Her expression grows serious again. ‘No, I never did. I was too unwell for a very long time and somehow I’ve never got around to it.’ She fixes me with her clear green gaze, reading the things I keep hidden beneath the surface. Then she reaches out and takes my hand in hers, the tips of her fingers very lightly stroking the sorest patches. Her touch is cooling and it feels as if she’s drawing the heat out of my burning skin. She continues, ‘When I was so badly injured, and Kenza brought me home here to recover, I spent many hours with the dreamseller. She had the time to sit with me, to talk to me and to listen. She helped heal many of my wounds – the ones on the inside as well as the external ones. She taught me a lot, telling me her stories, enabling me to see life in a way that would help me be able to bear my pain. I asked her whether she thought it would be possible for me to become a dreamseller myself one day and she smiled. She had a smile that lit up her face, you see, transforming the ravages that life had wrought on her features into something truly beautiful. She made me feel that my ruined face, too, had its own beauty.
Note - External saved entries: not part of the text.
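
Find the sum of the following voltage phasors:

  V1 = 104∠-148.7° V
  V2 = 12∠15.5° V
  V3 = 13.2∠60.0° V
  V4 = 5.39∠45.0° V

Step 1 — Convert each phasor to rectangular form:
  V1 = 104·(cos(-148.7°) + j·sin(-148.7°)) = -88.86 - j54.03 V
  V2 = 12·(cos(15.5°) + j·sin(15.5°)) = 11.56 + j3.207 V
  V3 = 13.2·(cos(60.0°) + j·sin(60.0°)) = 6.6 + j11.43 V
  V4 = 5.39·(cos(45.0°) + j·sin(45.0°)) = 3.811 + j3.811 V
Step 2 — Sum components: V_total = -66.89 - j35.58 V.
Step 3 — Convert to polar: |V_total| = 75.76 V, ∠V_total = -152.0°.

V_total = 75.76∠-152.0° V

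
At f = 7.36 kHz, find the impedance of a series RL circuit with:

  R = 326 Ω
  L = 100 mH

Step 1 — Angular frequency: ω = 2π·f = 2π·7360 = 4.624e+04 rad/s.
Step 2 — Component impedances:
  R: Z = R = 326 Ω
  L: Z = jωL = j·4.624e+04·0.1 = 0 + j4624 Ω
Step 3 — Series combination: Z_total = R + L = 326 + j4624 Ω = 4636∠86.0° Ω.

Z = 326 + j4624 Ω = 4636∠86.0° Ω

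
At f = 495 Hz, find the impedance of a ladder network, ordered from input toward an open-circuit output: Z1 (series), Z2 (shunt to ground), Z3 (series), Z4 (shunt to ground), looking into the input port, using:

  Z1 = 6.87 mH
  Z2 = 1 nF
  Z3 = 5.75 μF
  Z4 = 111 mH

Step 1 — Angular frequency: ω = 2π·f = 2π·495 = 3110 rad/s.
Step 2 — Component impedances:
  Z1: Z = jωL = j·3110·0.00687 = 0 + j21.37 Ω
  Z2: Z = 1/(jωC) = -j/(ω·C) = 0 - j3.215e+05 Ω
  Z3: Z = 1/(jωC) = -j/(ω·C) = 0 - j55.92 Ω
  Z4: Z = jωL = j·3110·0.111 = 0 + j345.2 Ω
Step 3 — Ladder network (open output): work backward from the far end, alternating series and parallel combinations. Z_in = 0 + j310.9 Ω = 310.9∠90.0° Ω.

Z = 0 + j310.9 Ω = 310.9∠90.0° Ω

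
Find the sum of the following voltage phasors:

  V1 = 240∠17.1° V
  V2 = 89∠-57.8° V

Step 1 — Convert each phasor to rectangular form:
  V1 = 240·(cos(17.1°) + j·sin(17.1°)) = 229.4 + j70.57 V
  V2 = 89·(cos(-57.8°) + j·sin(-57.8°)) = 47.43 - j75.31 V
Step 2 — Sum components: V_total = 276.8 - j4.742 V.
Step 3 — Convert to polar: |V_total| = 276.9 V, ∠V_total = -1.0°.

V_total = 276.9∠-1.0° V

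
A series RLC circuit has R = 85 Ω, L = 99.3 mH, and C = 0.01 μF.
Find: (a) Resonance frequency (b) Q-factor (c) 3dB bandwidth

Step 1 — Resonance: ω₀ = 1/√(LC) = 1/√(0.0993·1e-08) = 3.173e+04 rad/s.
Step 2 — f₀ = ω₀/(2π) = 5051 Hz.
Step 3 — Series Q: Q = ω₀L/R = 3.173e+04·0.0993/85 = 37.07.
Step 4 — Bandwidth: Δω = ω₀/Q = 856 rad/s; BW = Δω/(2π) = 136.2 Hz.

(a) f₀ = 5051 Hz  (b) Q = 37.07  (c) BW = 136.2 Hz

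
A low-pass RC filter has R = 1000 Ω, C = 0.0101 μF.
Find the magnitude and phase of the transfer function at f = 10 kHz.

Step 1 — Angular frequency: ω = 2π·1e+04 = 6.283e+04 rad/s.
Step 2 — Transfer function: H(jω) = 1/(1 + jωRC).
Step 3 — Denominator: 1 + jωRC = 1 + j·6.283e+04·1000·1.01e-08 = 1 + j0.6346.
Step 4 — H = 0.7129 - j0.4524.
Step 5 — Magnitude: |H| = 0.8443 (-1.5 dB); phase: φ = -32.4°.

|H| = 0.8443 (-1.5 dB), φ = -32.4°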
And then she told me that I already had the power to become a dreamseller, not just because I had stories of my own to tell but also because I could hear people. Being a dreamseller is a two-way process, you see. But she didn’t just mean that I was a good listener, she meant that I could really hear what it was people were trying to say, even when their words were saying something else.’

She looks at me searchingly again and I drop my eyes, avoiding her piercing green gaze. She puts one claw-like finger beneath my chin and raises my face again. ‘I can hear you, Zoe, even when you don’t say a word. One of the things I learned from the dreamseller was that we all need to be able to speak our own truth, to have it heard. Sometimes we can feel there’s no one listening and then we must find other ways to make ourselves heard. But I am listening to you now, Zoe. I am ready to hear your truth when you are ready to tell it.’
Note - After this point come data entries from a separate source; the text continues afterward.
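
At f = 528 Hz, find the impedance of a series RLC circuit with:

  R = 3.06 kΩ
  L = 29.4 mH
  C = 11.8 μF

Step 1 — Angular frequency: ω = 2π·f = 2π·528 = 3318 rad/s.
Step 2 — Component impedances:
  R: Z = R = 3060 Ω
  L: Z = jωL = j·3318·0.0294 = 0 + j97.54 Ω
  C: Z = 1/(jωC) = -j/(ω·C) = 0 - j25.54 Ω
Step 3 — Series combination: Z_total = R + L + C = 3060 + j71.99 Ω = 3061∠1.3° Ω.

Z = 3060 + j71.99 Ω = 3061∠1.3° Ω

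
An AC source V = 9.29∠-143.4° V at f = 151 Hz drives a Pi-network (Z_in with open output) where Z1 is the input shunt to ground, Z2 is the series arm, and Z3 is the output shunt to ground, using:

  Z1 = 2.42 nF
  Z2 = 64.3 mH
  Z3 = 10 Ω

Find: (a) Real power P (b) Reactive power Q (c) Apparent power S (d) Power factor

Step 1 — Angular frequency: ω = 2π·f = 2π·151 = 948.8 rad/s.
Step 2 — Component impedances:
  Z1: Z = 1/(jωC) = -j/(ω·C) = 0 - j4.355e+05 Ω
  Z2: Z = jωL = j·948.8·0.0643 = 0 + j61.01 Ω
  Z3: Z = R = 10 Ω
Step 3 — With open output, the series arm Z2 and the output shunt Z3 appear in series to ground: Z2 + Z3 = 10 + j61.01 Ω.
Step 4 — Parallel with input shunt Z1: Z_in = Z1 || (Z2 + Z3) = 10 + j61.01 Ω = 61.83∠80.7° Ω.
Step 5 — Source phasor: V = 9.29∠-143.4° V = -7.458 - j5.539 V.
Step 6 — Current: I = V / Z = -0.1079 + j0.1045 A = 0.1503∠135.9° A.
Step 7 — Complex power: S = V·I* = 0.2258 + j1.377 VA.
Step 8 — Real power: P = Re(S) = 0.2258 W.
Step 9 — Reactive power: Q = Im(S) = 1.377 VAR.
Step 10 — Apparent power: |S| = 1.396 VA.
Step 11 — Power factor: PF = P/|S| = 0.1618 (lagging).

(a) P = 0.2258 W  (b) Q = 1.377 VAR  (c) S = 1.396 VA  (d) PF = 0.1618 (lagging)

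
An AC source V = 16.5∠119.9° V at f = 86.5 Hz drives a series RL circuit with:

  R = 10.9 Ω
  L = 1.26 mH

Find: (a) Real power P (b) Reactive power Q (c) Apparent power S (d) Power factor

Step 1 — Angular frequency: ω = 2π·f = 2π·86.5 = 543.5 rad/s.
Step 2 — Component impedances:
  R: Z = R = 10.9 Ω
  L: Z = jωL = j·543.5·0.00126 = 0 + j0.6848 Ω
Step 3 — Series combination: Z_total = R + L = 10.9 + j0.6848 Ω = 10.92∠3.6° Ω.
Step 4 — Source phasor: V = 16.5∠119.9° V = -8.225 + j14.3 V.
Step 5 — Current: I = V / Z = -0.6695 + j1.354 A = 1.511∠116.3° A.
Step 6 — Complex power: S = V·I* = 24.88 + j1.563 VA.
Step 7 — Real power: P = Re(S) = 24.88 W.
Step 8 — Reactive power: Q = Im(S) = 1.563 VAR.
Step 9 — Apparent power: |S| = 24.93 VA.
Step 10 — Power factor: PF = P/|S| = 0.998 (lagging).

(a) P = 24.88 W  (b) Q = 1.563 VAR  (c) S = 24.93 VA  (d) PF = 0.998 (lagging)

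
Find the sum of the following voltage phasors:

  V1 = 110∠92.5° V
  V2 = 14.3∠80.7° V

Step 1 — Convert each phasor to rectangular form:
  V1 = 110·(cos(92.5°) + j·sin(92.5°)) = -4.798 + j109.9 V
  V2 = 14.3·(cos(80.7°) + j·sin(80.7°)) = 2.311 + j14.11 V
Step 2 — Sum components: V_total = -2.487 + j124 V.
Step 3 — Convert to polar: |V_total| = 124 V, ∠V_total = 91.1°.

V_total = 124∠91.1° V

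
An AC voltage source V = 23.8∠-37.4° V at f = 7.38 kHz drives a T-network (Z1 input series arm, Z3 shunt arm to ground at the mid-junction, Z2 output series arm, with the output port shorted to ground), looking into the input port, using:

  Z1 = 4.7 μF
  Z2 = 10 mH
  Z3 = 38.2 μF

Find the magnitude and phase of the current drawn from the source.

Step 1 — Angular frequency: ω = 2π·f = 2π·7380 = 4.637e+04 rad/s.
Step 2 — Component impedances:
  Z1: Z = 1/(jωC) = -j/(ω·C) = 0 - j4.588 Ω
  Z2: Z = jωL = j·4.637e+04·0.01 = 0 + j463.7 Ω
  Z3: Z = 1/(jωC) = -j/(ω·C) = 0 - j0.5645 Ω
Step 3 — With the output port shorted to ground, the output series arm Z2 runs from the junction to ground; the shunt arm Z3 also runs from the junction to ground. They appear in parallel: Z3 || Z2 = 0 - j0.5652 Ω.
Step 4 — Series with input arm Z1: Z_in = Z1 + (Z3 || Z2) = 0 - j5.154 Ω = 5.154∠-90.0° Ω.
Step 5 — Source phasor: V = 23.8∠-37.4° V = 18.91 - j14.46 V.
Step 6 — Ohm's law: I = V / Z_total = (18.91 - j14.46) / (0 - j5.154) = 2.805 + j3.669 A.
Step 7 — Convert to polar: |I| = 4.618 A, ∠I = 52.6°.

I = 4.618∠52.6° A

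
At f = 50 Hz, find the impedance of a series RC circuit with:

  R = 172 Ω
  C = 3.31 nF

Step 1 — Angular frequency: ω = 2π·f = 2π·50 = 314.2 rad/s.
Step 2 — Component impedances:
  R: Z = R = 172 Ω
  C: Z = 1/(jωC) = -j/(ω·C) = 0 - j9.617e+05 Ω
Step 3 — Series combination: Z_total = R + C = 172 - j9.617e+05 Ω = 9.617e+05∠-90.0° Ω.

Z = 172 - j9.617e+05 Ω = 9.617e+05∠-90.0° Ω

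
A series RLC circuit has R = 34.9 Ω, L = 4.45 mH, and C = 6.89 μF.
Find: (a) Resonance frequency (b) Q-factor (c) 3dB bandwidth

Step 1 — Resonance: ω₀ = 1/√(LC) = 1/√(0.00445·6.89e-06) = 5711 rad/s.
Step 2 — f₀ = ω₀/(2π) = 908.9 Hz.
Step 3 — Series Q: Q = ω₀L/R = 5711·0.00445/34.9 = 0.7282.
Step 4 — Bandwidth: Δω = ω₀/Q = 7843 rad/s; BW = Δω/(2π) = 1248 Hz.

(a) f₀ = 908.9 Hz  (b) Q = 0.7282  (c) BW = 1248 Hz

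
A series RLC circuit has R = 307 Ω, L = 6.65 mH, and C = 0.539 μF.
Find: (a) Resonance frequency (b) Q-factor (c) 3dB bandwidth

Step 1 — Resonance condition Im(Z)=0 gives ω₀ = 1/√(LC).
Step 2 — ω₀ = 1/√(0.00665·5.39e-07) = 1.67e+04 rad/s.
Step 3 — f₀ = ω₀/(2π) = 2658 Hz.
Step 4 — Series Q: Q = ω₀L/R = 1.67e+04·0.00665/307 = 0.3618.
Step 5 — 3dB bandwidth: Δω = ω₀/Q = 4.617e+04 rad/s; BW = Δω/(2π) = 7347 Hz.

(a) f₀ = 2658 Hz  (b) Q = 0.3618  (c) BW = 7347 Hz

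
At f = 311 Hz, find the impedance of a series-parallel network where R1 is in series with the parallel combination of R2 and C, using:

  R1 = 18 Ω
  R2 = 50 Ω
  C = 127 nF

Step 1 — Angular frequency: ω = 2π·f = 2π·311 = 1954 rad/s.
Step 2 — Component impedances:
  R1: Z = R = 18 Ω
  R2: Z = R = 50 Ω
  C: Z = 1/(jωC) = -j/(ω·C) = 0 - j4030 Ω
Step 3 — Parallel branch: R2 || C = 1/(1/R2 + 1/C) = 49.99 - j0.6203 Ω.
Step 4 — Series with R1: Z_total = R1 + (R2 || C) = 67.99 - j0.6203 Ω = 68∠-0.5° Ω.

Z = 67.99 - j0.6203 Ω = 68∠-0.5° Ω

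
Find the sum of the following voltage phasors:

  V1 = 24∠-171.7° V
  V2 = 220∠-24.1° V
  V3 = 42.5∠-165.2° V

Step 1 — Convert each phasor to rectangular form:
  V1 = 24·(cos(-171.7°) + j·sin(-171.7°)) = -23.75 - j3.465 V
  V2 = 220·(cos(-24.1°) + j·sin(-24.1°)) = 200.8 - j89.83 V
  V3 = 42.5·(cos(-165.2°) + j·sin(-165.2°)) = -41.09 - j10.86 V
Step 2 — Sum components: V_total = 136 - j104.2 V.
Step 3 — Convert to polar: |V_total| = 171.3 V, ∠V_total = -37.4°.

V_total = 171.3∠-37.4° V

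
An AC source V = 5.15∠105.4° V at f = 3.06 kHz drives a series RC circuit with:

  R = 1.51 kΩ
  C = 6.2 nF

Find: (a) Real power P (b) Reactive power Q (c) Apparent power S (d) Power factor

Step 1 — Angular frequency: ω = 2π·f = 2π·3060 = 1.923e+04 rad/s.
Step 2 — Component impedances:
  R: Z = R = 1510 Ω
  C: Z = 1/(jωC) = -j/(ω·C) = 0 - j8389 Ω
Step 3 — Series combination: Z_total = R + C = 1510 - j8389 Ω = 8524∠-79.8° Ω.
Step 4 — Source phasor: V = 5.15∠105.4° V = -1.368 + j4.965 V.
Step 5 — Current: I = V / Z = -0.0006017 - j5.472e-05 A = 0.0006042∠-174.8° A.
Step 6 — Complex power: S = V·I* = 0.0005512 - j0.003062 VA.
Step 7 — Real power: P = Re(S) = 0.0005512 W.
Step 8 — Reactive power: Q = Im(S) = -0.003062 VAR.
Step 9 — Apparent power: |S| = 0.003112 VA.
Step 10 — Power factor: PF = P/|S| = 0.1772 (leading).

(a) P = 0.0005512 W  (b) Q = -0.003062 VAR  (c) S = 0.003112 VA  (d) PF = 0.1772 (leading)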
I nod slowly, reluctantly. ‘What if my truth is something really unbearable? What if telling it means I will lose something for ever? Wouldn’t it be better not to speak? After all, you told me yourself that the mind shies away from the things it’s impossible to bear.’

‘I did. And I also know the value in facing those things when the time is right, when you are strong enough to do so. But we can’t do it alone. We need the help and support of people we love and trust, both to be able to begin to face the truth and to see it through.’

I nod again, but she can sense my reluctance. Very gently she says, ‘Remember our deal, Zoe. I’ve told you the whole of my story. Now it’s your turn.’

‘All right,’ I say. ‘But not today. You’re tired and I must be getting back.’ I glance at my watch. Grace is restless and hungry, and I know she’ll begin to fret if I don’t get her home for her supper soon. ‘May I come back tomorrow?’

Every cell in my body is longing to get away, to run as far and as fast as I can from the truth that I’ve avoided for so long. My hands itch and prick and the urge to scrub them clean is overwhelming. Even as I say the words to Josie, I’m not sure I’ll be back. I can find a reason not to return tomorrow, I think. I can make my excuses. Everything can stay just as it is.

She smiles at me, her eyes as clear as the green waters of the ocean, and I get the impression she’s listening to my thoughts. ‘How would it be if I came to you instead?’ she says. ‘Back to the house in the Boulevard des Oiseaux? I haven’t been near the place for almost seventy years. Maybe now it’s time.’

She can read me like a book. There is no escape. Like the refugees arriving in Casablanca all those years ago, I’ve reached the end of the line. There is nowhere else to go. And suddenly I realise how tired I am of running away from the truth. A feeling of deep exhaustion seeps into my bones along with that sense of recognition: maybe now it’s time for me, too.